GENOA — Cristina did it to escape after a tough breakup. Luigi because he dreamed of adventures and the South Seas. Marianna embarked just “before the refrigerator factory where I worked went out of business. I’m one of the few who got severance pay.”

To hear their stories, you have to go to the canteen on Via Albertazzi, in Italy's northern port city of Genoa, across from the ferry terminal. The place has excellent minestrone soup and is decorated with models of the ships that have made the port’s history.

There are 38,000 Italian professional sailors, many of whom work here in Genoa, a historic port of call that today is the country's second largest after Trieste on the east coast. Luciano Rotella of the trade union Italian Federation of Transport Workers says the official number of maritime workers is far lower than the reality, which contains a tangle of different laws, regulations, contracts and ethnicities — not to mention ancient remnants of harsh battles between shipowners and crews.

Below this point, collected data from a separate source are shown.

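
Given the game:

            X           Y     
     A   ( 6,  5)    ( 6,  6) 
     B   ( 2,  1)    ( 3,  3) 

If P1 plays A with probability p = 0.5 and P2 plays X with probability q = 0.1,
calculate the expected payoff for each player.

E[P1] = 4.45, E[P2] = 4.35

Work:
E[P1] = p·q·π₁(A,X) + p·(1-q)·π₁(A,Y) + (1-p)·q·π₁(B,X) + (1-p)·(1-q)·π₁(B,Y)
= 0.5·0.1·6 + 0.5·0.9·6 + 0.5·0.1·2 + 0.5·0.9·3
= 4.45

E[P2] = 4.35 (similar calculation)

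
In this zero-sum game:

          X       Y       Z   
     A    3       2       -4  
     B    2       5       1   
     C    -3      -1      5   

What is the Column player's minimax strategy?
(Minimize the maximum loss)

Column should play X, value = 3

Work:
Column player minimizes Row's maximum payoff:
Column X: max payoff to Row = 3
Column Y: max payoff to Row = 5
Column Z: max payoff to Row = 5
Minimum is 3, achieved by column X.
Minimax strategy: X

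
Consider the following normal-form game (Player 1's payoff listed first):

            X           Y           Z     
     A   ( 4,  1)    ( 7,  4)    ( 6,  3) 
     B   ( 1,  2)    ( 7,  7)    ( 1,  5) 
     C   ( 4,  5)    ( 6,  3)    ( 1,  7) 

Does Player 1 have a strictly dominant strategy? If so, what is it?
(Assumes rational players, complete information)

No strictly dominant strategy exists for Player 1

Work:
A strategy strictly dominates another if it gives a strictly higher payoff against every opponent action. Compare each pair of P1's strategies column-by-column:
  A vs B: [4 vs 1, 7 vs 7, 6 vs 1] → A does not strictly dominate B (column Y: 7 ≤ 7)
  A vs C: [4 vs 4, 7 vs 6, 6 vs 1] → A does not strictly dominate C (column X: 4 ≤ 4)
  B vs A: [1 vs 4, 7 vs 7, 1 vs 6] → B does not strictly dominate A (column X: 1 ≤ 4)
  B vs C: [1 vs 4, 7 vs 6, 1 vs 1] → B does not strictly dominate C (column X: 1 ≤ 4)
  C vs A: [4 vs 4, 6 vs 7, 1 vs 6] → C does not strictly dominate A (column X: 4 ≤ 4)
  C vs B: [4 vs 1, 6 vs 7, 1 vs 1] → C does not strictly dominate B (column Y: 6 ≤ 7)
No single strategy strictly dominates all others → no strictly dominant strategy.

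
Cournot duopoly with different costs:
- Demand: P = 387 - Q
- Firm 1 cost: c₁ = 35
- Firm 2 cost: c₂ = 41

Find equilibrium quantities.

q₁* = 119.33, q₂* = 113.33

Work:
Reaction: q₁ = (387 - 35 - q₂)/2
Reaction: q₂ = (387 - 41 - q₁)/2
Solve simultaneously:
q₁* = (387 - 2×35 + 41)/3 = 119.33
q₂* = (387 - 2×41 + 35)/3 = 113.33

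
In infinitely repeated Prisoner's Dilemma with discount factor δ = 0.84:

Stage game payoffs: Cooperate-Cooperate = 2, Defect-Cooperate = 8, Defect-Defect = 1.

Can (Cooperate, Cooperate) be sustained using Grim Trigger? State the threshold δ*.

δ* = 0.8571; since δ = 0.84 < 0.8571, cooperation cannot be sustained

Work:
For Grim Trigger:
Cooperate forever: 2/(1-δ)
Defect then punished: 8 + 1·δ/(1-δ)
Need: 2/(1-δ) ≥ 8 + 1·δ/(1-δ)
Solving: δ ≥ (T-R)/(T-P) = (8-2)/(8-1) = 0.8571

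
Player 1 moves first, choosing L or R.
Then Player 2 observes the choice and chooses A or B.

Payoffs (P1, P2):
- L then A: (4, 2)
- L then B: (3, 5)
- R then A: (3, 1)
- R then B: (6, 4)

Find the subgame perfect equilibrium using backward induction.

P1 plays R, P2 plays B after L and B after R; Payoff (6, 4)

Work:
Backward induction:
After L: P2 chooses B → P1 gets 3
After R: P2 chooses B → P1 gets 6
P1 chooses R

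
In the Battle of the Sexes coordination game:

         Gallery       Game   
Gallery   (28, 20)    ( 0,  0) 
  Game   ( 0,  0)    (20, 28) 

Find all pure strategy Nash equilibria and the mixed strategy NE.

Pure NE: (Gallery, Gallery) and (Game, Game); Mixed NE: p = 0.5833, q = 0.4167

Work:
Check pure NE:
(Gallery, Gallery): (28, 20) - no unilateral deviation beneficial
(Game, Game): (20, 28) - no unilateral deviation beneficial
Mixed NE: P1 plays Gallery with p = 0.5833, P2 plays Gallery with q = 0.4167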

The result is that today it is not so easy to know how many people sail, nor their nationalities.

What is certain is that every six to seven months, the Italian mariner disembarks the ship and is dismissed: they take severance pay and after waits for the next call. Andrea has been sailing for more than 20 years: “When I started out, to those who told us we were earning good money, I replied that I had a precarious life: every landing was a dismissal.”